This course provides food handlers and anyone handling food with an understanding of food safety and hygiene practices within the farm/establishments. The course gives learners an overview of hazards and how food handlers can contaminate food and food service areas. The course also discusses the importance of cleaning and sanitizing techniques used in the farm/establishments. The course will also help learners identify pests, based on a variety of signs and what should be done to eliminate them.
- Lecturer: Cheryl Eugene St Romain
- Lecturer: Cyril Gill
- Lecturer: Ernie Pierre
- Lecturer: Semantha Tisson
- Lecturer: Sherma Toussaint

This course is designed to aid food handlers and anyone handling food in a supervisory position. It will expose the learners to their role in the operations of farms and food processing plants as it relates to safety, cleaning and sanitizing, Hazard Analysis Critical Control Point (HACCP) and general handling of food and beverages. Learners will gain a basic understanding of policies and procedures of food processing plants.
- Lecturer: Cheryl Eugene St Romain
- Lecturer: Cyril Gill
- Lecturer: Ernie Pierre
- Lecturer: Diodata Preville-Alfred
- Lecturer: Semantha Tisson
- Lecturer: Sherma Toussaint

This course is intended for individuals who are involved in the production and handling of agricultural commodities. In recent times food safety has received tremendous attention thus, the production of safe food is therefore imperative. Observance of Good Agricultural Practices (GAP) at the farm level is essential in reducing the risk of food contamination from various sources such as agro-chemicals, microbes, and heavy metals among others. This course aims to introduce learners to the fundamental principles governing good agricultural practices.
- Lecturer: Cyril Gill
- Lecturer: Stephen Romain

This course is intended for food processors, manufacturers and value adders who are operating at kitchen level or small production units and will cover both ready-to-eat products as well as products requiring further preparation.

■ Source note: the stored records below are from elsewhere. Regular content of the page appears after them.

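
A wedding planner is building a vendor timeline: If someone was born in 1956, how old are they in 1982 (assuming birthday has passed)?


Birth year: 1956
Current year: 1982
Age = current year - birth year
Age = 1982 - 1956 = 26

26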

The course will cover the entire manufacturing process from procurement/receiving of the raw materials to quality assurance of the final product. Participants will be able to apply the basic science of food production in keeping with the best practices and standards of the requisite certifying agencies (Bureau of Standards, Ministry of Health, etc.), to ensure a good quality product which is safe to consume. Participants will require a minimum of Primary school education
- Lecturer: Karl Augustine
- Lecturer: Cyril Gill

This course is designed for supervisors and middle managers involved in food processing, preparation and service. It gives an overview of the food safety system Hazard Analysis Critical Control Point (HACCP). The Course explains the prerequisites required by the farm/establishment for the effective execution of this system. The course outlines the principles of HACCP and gives guidelines for the application of the principles of HACCP as it relates to food processing and the farming environment. It also gives learners the opportunity to create ways of implementing the system, as well as to implement the HACCP system using a farm/or similar establishment.